Wednesday, 5 September 2012

Vis Migging

 Sunrise over Fluke Street.

 One of the few meadow pipits that actually stopped for a brief rest on the island.

I've been vis migging today. Starting not long after sunrise I headed out to see migration happening before my eyes. I found myself on a stream bed looking up at a flow of meadow pipits all heading south in an incredibly determined way that will take some as far as Africa.  These birds weight only about 18g and yet they were battling into a force 5-6 south-westerly travelling across miles of sea, not even taking a breather but just a bit of shelter at the island and then pressing on for another 8 miles till they would reach Lothian.

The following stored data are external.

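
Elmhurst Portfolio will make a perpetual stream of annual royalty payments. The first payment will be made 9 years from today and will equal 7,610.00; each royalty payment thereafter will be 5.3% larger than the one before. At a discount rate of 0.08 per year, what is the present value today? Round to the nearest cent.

152275.79

Value at end of year 8: C₁ / (r − g) = 7,610.00 / (0.08 − 0.053) = 281,851.8519
Discount to today: PV = 281,851.8519 / (1 + 0.08)^8 = 281,851.8519 / 1.850930 = 152,275.79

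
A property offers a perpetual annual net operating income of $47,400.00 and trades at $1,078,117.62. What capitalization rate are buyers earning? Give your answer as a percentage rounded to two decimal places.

P = C/r ⇒ r = C/P = $47,400.00/$1,078,117.62 = 0.043966

4.40%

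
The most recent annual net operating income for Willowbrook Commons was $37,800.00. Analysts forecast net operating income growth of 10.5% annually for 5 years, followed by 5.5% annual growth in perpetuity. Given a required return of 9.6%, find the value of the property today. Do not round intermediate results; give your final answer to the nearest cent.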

I stood in Fluke Street first and count birds for 15 mins. as they went through. 113 meadow pipits, 1 swalllow and 5 siskins. I then headed up to the top of the south plateau and counted for another 15 mins. 184 meadow pipits passed with 4 house martins, 1 siskin and 24 starlings mixed in. This river of pipits went on for at 4 hours until drying up by 11.00ish. A bit of extrapolation means that between 2000 and 3000 meadow pipits flew south over the island this morning. And this has been going on for several days. What a way to start the day. Vis migging?  Well it is short for visible migration count.

The other end of the day - sunset watched by 2 island inhabitants.

A huge cable laying ship passes the island tonight lit up like a Christmas tree.